The London School of Economics has not suddenly stumbled into an unhealthy relationship with a particular national government: it was born with an unhealthy attitude to all Government with a capital G. And it will acquire health only when it adopts the non-negotiable position of every great university, namely to be independent of all external agencies, governments included.
The LSE was founded by Sidney and Beatrice Webb and George Bernard Shaw. All three were Lenin's useful idiots. The Webbs' books Soviet Communism: A New Civilization? (1935) and The Truth about Soviet Russia (1942) did not tell the truth about the new civilisation of Soviet Russia, nor did Shaw in his 1933 preface to On the Rocks, where he denied that there was starvation in Stalin's USSR: "the children were remarkably plump."
So we see that Anthony Giddens' recent statements about Mu'ammer Gaddafi ("cuts an impressive figure...genuinely popular") cleave only too closely to the spirit of the LSE's founders' earlier political pilgrimages.
Although the LSE has of course engaged academics who have certainly not been totalitarian apologists (Lionel Robbins, Friedrich von Hayek et al), the school's default setting has for too long been faith in the state. This was reinforced by the directorship of William Beveridge (1919-37), he of the 1942 report that seeded the welfare state.
Yet Beveridge advocated a very different welfare state from the one Labour created. Beveridge admired the private sector and applauded, for example, the "phenomenal growth of voluntary insurance against sickness" under which, by 1938, the UK's 1,334 voluntary hospitals received 59 per cent of their income from patients' fees. Beveridge wanted to restrict the state to underpinning care only for the poor, but Labour was determined to crowd out private welfare provision.
Equally, the 1963 Robbins report, which adumbrated the expansion of higher education in the UK, promulgated the introduction of student loans in language that is astonishingly current.
So we see that many LSE academics will today defend a state that is actually more corporate than the LSE's progenitors intended. But politicians and their clients love corporate states because those are the states that augment their power.
The LSE's faith in the corporate state was reinforced in 2001 by its victory over the Quality Assurance Agency. Back then, the QAA measured not only process (as it still does) but also outcome (which it no longer does). In an activity known as Teaching Quality Assessment (TQA), the QAA actually monitored teaching (shock horror!) and other academic activities directly. But the LSE condemned the TQA as an intrusion into its academic freedom.

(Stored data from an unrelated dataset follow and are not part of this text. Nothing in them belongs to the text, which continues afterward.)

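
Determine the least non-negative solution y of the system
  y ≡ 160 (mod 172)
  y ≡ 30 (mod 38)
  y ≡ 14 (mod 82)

69304

gcd(172, 38) = 2 and 2 | (30 − 160), so the pair is consistent; merging gives y ≡ 676 (mod 3268), where 3268 = lcm(172, 38).
gcd(3268, 82) = 2 and 2 | (14 − 676), so the pair is consistent; merging gives y ≡ 69304 (mod 133988), where 133988 = lcm(3268, 82).
The solution is unique modulo lcm(172, 38, 82) = 133988.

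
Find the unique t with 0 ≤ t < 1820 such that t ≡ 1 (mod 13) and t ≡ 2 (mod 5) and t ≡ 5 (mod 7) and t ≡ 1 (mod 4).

The moduli are pairwise coprime; N = 13·5·7·4 = 1820.
N/13 = 140; 140 ≡ 10 (mod 13); 10·4 ≡ 1, so inverse 4.
N/5 = 364; 364 ≡ 4 (mod 5); 4·4 ≡ 1, so inverse 4.
N/7 = 260; 260 ≡ 1 (mod 7), inverse 1.
N/4 = 455; 455 ≡ 3 (mod 4); 3·3 ≡ 1, so inverse 3.
t ≡ 1·140·4 + 2·364·4 + 5·260·1 + 1·455·3 = 6137.
6137 mod 1820 = 677.

677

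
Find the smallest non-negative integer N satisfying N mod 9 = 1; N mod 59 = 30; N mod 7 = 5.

From N ≡ 1 (mod 9) write N = 1 + 9t. Substituting into N ≡ 30 (mod 59) gives 9t ≡ 29 (mod 59), and since 9⁻¹ ≡ 46 (mod 59), t ≡ 36. Hence N ≡ 1 + 9·36 = 325 (mod 531).
From N ≡ 325 (mod 531) write N = 325 + 531t. Substituting into N ≡ 5 (mod 7) gives 531t ≡ 2 (mod 7), and since 6⁻¹ ≡ 6 (mod 7), t ≡ 5. Hence N ≡ 325 + 531·5 = 2980 (mod 3717).

2980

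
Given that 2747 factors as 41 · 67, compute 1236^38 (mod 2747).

1771

Mod 41: 1236 ≡ 6; 6^38 ≡ 8 (mod 41).
Mod 67: 1236 ≡ 30; 30^38 ≡ 29 (mod 67).
Combine by CRT: x ≡ 8 (mod 41), x ≡ 29 (mod 67) ⇒ x ≡ 1771 (mod 2747).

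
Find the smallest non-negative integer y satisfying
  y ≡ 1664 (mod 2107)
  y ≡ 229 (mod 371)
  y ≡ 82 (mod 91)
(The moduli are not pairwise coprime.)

749649

gcd(2107, 371) = 7 and 7 | (229 − 1664), so the pair is consistent; merging gives y ≡ 79623 (mod 111671), where 111671 = lcm(2107, 371).
gcd(111671, 91) = 7 and 7 | (82 − 79623), so the pair is consistent; merging gives y ≡ 749649 (mod 1451723), where 1451723 = lcm(111671, 91).
The solution is unique modulo lcm(2107, 371, 91) = 1451723.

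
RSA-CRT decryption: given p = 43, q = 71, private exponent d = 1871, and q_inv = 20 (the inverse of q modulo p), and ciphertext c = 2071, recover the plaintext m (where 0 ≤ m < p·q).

d_p = d mod (p−1) = 1871 mod 42 = 23; d_q = d mod (q−1) = 51.
m₁ = c^(d_p) mod p: c ≡ 7 (mod 43), and 7^23 mod 43 = 37.
m₂ = c^(d_q) mod q: c ≡ 12 (mod 71), and 12^51 mod 71 = 43.
h = q_inv·(m₁ − m₂) mod p = 20·(37 − 43) mod 43 = 9.
m = m₂ + h·q = 43 + 9·71 = 682.

682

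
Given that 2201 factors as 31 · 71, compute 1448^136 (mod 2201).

505

Mod 31: 1448 ≡ 22; by Fermat, exponent reduces to 136 mod 30 = 16; 22^16 ≡ 9 (mod 31).
Mod 71: 1448 ≡ 28; by Fermat, exponent reduces to 136 mod 70 = 66; 28^66 ≡ 8 (mod 71).
Combine by CRT: x ≡ 9 (mod 31), x ≡ 8 (mod 71) ⇒ x ≡ 505 (mod 2201).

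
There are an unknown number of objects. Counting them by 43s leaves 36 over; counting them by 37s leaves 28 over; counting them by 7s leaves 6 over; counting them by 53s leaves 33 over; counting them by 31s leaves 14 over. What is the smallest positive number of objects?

7591170

Combine the congruences pairwise.
From N ≡ 36 (mod 43) write N = 36 + 43t. Substituting into N ≡ 28 (mod 37) gives 43t ≡ 29 (mod 37), and since 6⁻¹ ≡ 31 (mod 37), t ≡ 11. Hence N ≡ 36 + 43·11 = 509 (mod 1591).
From N ≡ 509 (mod 1591) write N = 509 + 1591t. Substituting into N ≡ 6 (mod 7) gives 1591t ≡ 1 (mod 7), and since 2⁻¹ ≡ 4 (mod 7), t ≡ 4. Hence N ≡ 509 + 1591·4 = 6873 (mod 11137).
From N ≡ 6873 (mod 11137) write N = 6873 + 11137t. Substituting into N ≡ 33 (mod 53) gives 11137t ≡ 50 (mod 53), and since 7⁻¹ ≡ 38 (mod 53), t ≡ 45. Hence N ≡ 6873 + 11137·45 = 508038 (mod 590261).
From N ≡ 508038 (mod 590261) write N = 508038 + 590261t. Substituting into N ≡ 14 (mod 31) gives 590261t ≡ 4 (mod 31), and since 21⁻¹ ≡ 3 (mod 31), t ≡ 12. Hence N ≡ 508038 + 590261·12 = 7591170 (mod 18298091).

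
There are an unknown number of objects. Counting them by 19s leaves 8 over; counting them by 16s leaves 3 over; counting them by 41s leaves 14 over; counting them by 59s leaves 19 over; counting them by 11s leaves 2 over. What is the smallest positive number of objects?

4291443

Combine the congruences pairwise.
From N ≡ 8 (mod 19) write N = 8 + 19t. Substituting into N ≡ 3 (mod 16) gives 19t ≡ 11 (mod 16), and since 3⁻¹ ≡ 11 (mod 16), t ≡ 9. Hence N ≡ 8 + 19·9 = 179 (mod 304).
From N ≡ 179 (mod 304) write N = 179 + 304t. Substituting into N ≡ 14 (mod 41) gives 304t ≡ 40 (mod 41), and since 17⁻¹ ≡ 29 (mod 41), t ≡ 12. Hence N ≡ 179 + 304·12 = 3827 (mod 12464).
From N ≡ 3827 (mod 12464) write N = 3827 + 12464t. Substituting into N ≡ 19 (mod 59) gives 12464t ≡ 27 (mod 59), and since 15⁻¹ ≡ 4 (mod 59), t ≡ 49. Hence N ≡ 3827 + 12464·49 = 614563 (mod 735376).
From N ≡ 614563 (mod 735376) write N = 614563 + 735376t. Substituting into N ≡ 2 (mod 11) gives 735376t ≡ 9 (mod 11), and since 4⁻¹ ≡ 3 (mod 11), t ≡ 5. Hence N ≡ 614563 + 735376·5 = 4291443 (mod 8089136).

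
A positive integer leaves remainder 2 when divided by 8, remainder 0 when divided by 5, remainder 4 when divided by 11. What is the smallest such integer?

290

Combine the congruences pairwise.
From x ≡ 2 (mod 8) write x = 2 + 8t. Substituting into x ≡ 0 (mod 5) gives 8t ≡ 3 (mod 5), and since 3⁻¹ ≡ 2 (mod 5), t ≡ 1. Hence x ≡ 2 + 8·1 = 10 (mod 40).
From x ≡ 10 (mod 40) write x = 10 + 40t. Substituting into x ≡ 4 (mod 11) gives 40t ≡ 5 (mod 11), and since 7⁻¹ ≡ 8 (mod 11), t ≡ 7. Hence x ≡ 10 + 40·7 = 290 (mod 440).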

After that condemnation, the QAA unravelled. Its chief executive resigned and the TQA was replaced by a regulatory "light touch". And although nothing was said, it was understood that the LSE's victory had been underpinned by the friendship between its director at that time, Giddens, and Prime Minister Tony Blair.

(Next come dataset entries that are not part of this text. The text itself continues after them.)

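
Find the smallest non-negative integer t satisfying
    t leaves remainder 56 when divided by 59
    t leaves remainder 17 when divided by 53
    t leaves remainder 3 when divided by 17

29379

From t ≡ 56 (mod 59) write t = 56 + 59s. Substituting into t ≡ 17 (mod 53) gives 59s ≡ 14 (mod 53), and since 6⁻¹ ≡ 9 (mod 53), s ≡ 20. Hence t ≡ 56 + 59·20 = 1236 (mod 3127).
From t ≡ 1236 (mod 3127) write t = 1236 + 3127s. Substituting into t ≡ 3 (mod 17) gives 3127s ≡ 8 (mod 17), and since 16⁻¹ ≡ 16 (mod 17), s ≡ 9. Hence t ≡ 1236 + 3127·9 = 29379 (mod 53159).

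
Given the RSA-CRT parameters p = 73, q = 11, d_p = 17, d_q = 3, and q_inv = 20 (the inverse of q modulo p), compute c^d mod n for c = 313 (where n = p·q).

m₁ = c^(d_p) mod p: c ≡ 21 (mod 73), and 21^17 mod 73 = 30.
m₂ = c^(d_q) mod q: c ≡ 5 (mod 11), and 5^3 mod 11 = 4.
h = q_inv·(m₁ − m₂) mod p = 20·(30 − 4) mod 73 = 9.
m = m₂ + h·q = 4 + 9·11 = 103.

103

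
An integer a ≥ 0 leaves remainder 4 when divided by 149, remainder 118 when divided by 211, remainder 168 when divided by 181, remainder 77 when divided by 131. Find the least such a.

The moduli are pairwise coprime; N = 149·211·181·131 = 745450129.
N/149 = 5003021; 5003021 ≡ 48 (mod 149); 48·59 ≡ 1, so inverse 59.
N/211 = 3532939; 3532939 ≡ 166 (mod 211); 166·75 ≡ 1, so inverse 75.
N/181 = 4118509; 4118509 ≡ 35 (mod 181); 35·150 ≡ 1, so inverse 150.
N/131 = 5690459; 5690459 ≡ 81 (mod 131); 81·55 ≡ 1, so inverse 55.
a ≡ 4·5003021·59 + 118·3532939·75 + 168·4118509·150 + 77·5690459·55 = 160332743771.
160332743771 mod 745450129 = 60966036.

60966036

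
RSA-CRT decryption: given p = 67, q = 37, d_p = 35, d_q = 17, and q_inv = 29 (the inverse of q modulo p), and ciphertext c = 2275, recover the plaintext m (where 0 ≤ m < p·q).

76

m₁ = c^(d_p) mod p: c ≡ 64 (mod 67), and 64^35 mod 67 = 9.
m₂ = c^(d_q) mod q: c ≡ 18 (mod 37), and 18^17 mod 37 = 2.
h = q_inv·(m₁ − m₂) mod p = 29·(9 − 2) mod 67 = 2.
m = m₂ + h·q = 2 + 2·37 = 76.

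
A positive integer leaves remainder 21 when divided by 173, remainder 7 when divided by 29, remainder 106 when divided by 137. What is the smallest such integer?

479058

From m ≡ 21 (mod 173) write m = 21 + 173t. Substituting into m ≡ 7 (mod 29) gives 173t ≡ 15 (mod 29), and since 28⁻¹ ≡ 28 (mod 29), t ≡ 14. Hence m ≡ 21 + 173·14 = 2443 (mod 5017).
From m ≡ 2443 (mod 5017) write m = 2443 + 5017t. Substituting into m ≡ 106 (mod 137) gives 5017t ≡ 129 (mod 137), and since 85⁻¹ ≡ 108 (mod 137), t ≡ 95. Hence m ≡ 2443 + 5017·95 = 479058 (mod 687329).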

Although the TQA could indeed have been managed more sensibly, its replacement by banking-style regulation has been a disaster, and our sector's lowering of standards - as illustrated, for example, by grade inflation - has brought opprobrium down on us all. Yet the LSE saw its victory as a vindication of corporatism, so when the government later asked for a quid pro quo over Libya, the quo was indeed quidded (especially as the LSE wanted the money).

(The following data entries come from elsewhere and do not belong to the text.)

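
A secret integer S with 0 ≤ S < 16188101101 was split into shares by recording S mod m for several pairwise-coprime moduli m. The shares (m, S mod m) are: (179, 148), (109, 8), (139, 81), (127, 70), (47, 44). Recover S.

12821946105

The moduli are pairwise coprime; N = 179·109·139·127·47 = 16188101101.
N/179 = 90436319; 90436319 ≡ 149 (mod 179); 149·173 ≡ 1, so inverse 173.
N/109 = 148514689; 148514689 ≡ 9 (mod 109); 9·97 ≡ 1, so inverse 97.
N/139 = 116461159; 116461159 ≡ 9 (mod 139); 9·31 ≡ 1, so inverse 31.
N/127 = 127465363; 127465363 ≡ 35 (mod 127); 35·98 ≡ 1, so inverse 98.
N/47 = 344427683; 344427683 ≡ 27 (mod 47); 27·7 ≡ 1, so inverse 7.
S ≡ 148·90436319·173 + 8·148514689·97 + 81·116461159·31 + 70·127465363·98 + 44·344427683·7 = 3703708997133.
3703708997133 mod 16188101101 = 12821946105.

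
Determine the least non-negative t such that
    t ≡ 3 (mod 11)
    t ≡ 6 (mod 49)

Combine the congruences pairwise.
From t ≡ 3 (mod 11) write t = 3 + 11s. Substituting into t ≡ 6 (mod 49) gives 11s ≡ 3 (mod 49), and since 11⁻¹ ≡ 9 (mod 49), s ≡ 27. Hence t ≡ 3 + 11·27 = 300 (mod 539).

300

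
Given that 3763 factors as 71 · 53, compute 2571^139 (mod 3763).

374

Mod 71: 2571 ≡ 15; by Fermat, exponent reduces to 139 mod 70 = 69; 15^69 ≡ 19 (mod 71).
Mod 53: 2571 ≡ 27; by Fermat, exponent reduces to 139 mod 52 = 35; 27^35 ≡ 3 (mod 53).
Combine by CRT: x ≡ 19 (mod 71), x ≡ 3 (mod 53) ⇒ x ≡ 374 (mod 3763).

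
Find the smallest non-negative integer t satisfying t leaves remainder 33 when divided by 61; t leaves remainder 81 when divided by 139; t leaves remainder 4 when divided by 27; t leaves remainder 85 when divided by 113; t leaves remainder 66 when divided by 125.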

The LSE's greatest trahison des clercs has been its Webbian, Shavian insistence that higher education is a public good that justifies its dependence on the state. But look at the US, where the best universities, those of the Ivy League, are independent. It is state dependence - not independence - that leads to underfunding.
The Ivy League model is so nearly within our grasp - it demands only that our lead universities be permitted to sign financial memoranda with the funding council to receive solely the quality-related money from the research assessment exercise/research excellence framework - that if we summoned the political will, we could achieve it. But as the LSE showed in 2001, our sector can summon political will only to lighten regulation, not to seek independence.
Peter Sutherland, chairman of the LSE's governors, is an ex-chairman of BP, the company that - ever since the Anglo-American overthrow of Iran's Mosaddeq regime in 1953 on its behalf - has embodied the corporate state. Come on LSE, let Harvard University, not the third way, be your cynosure.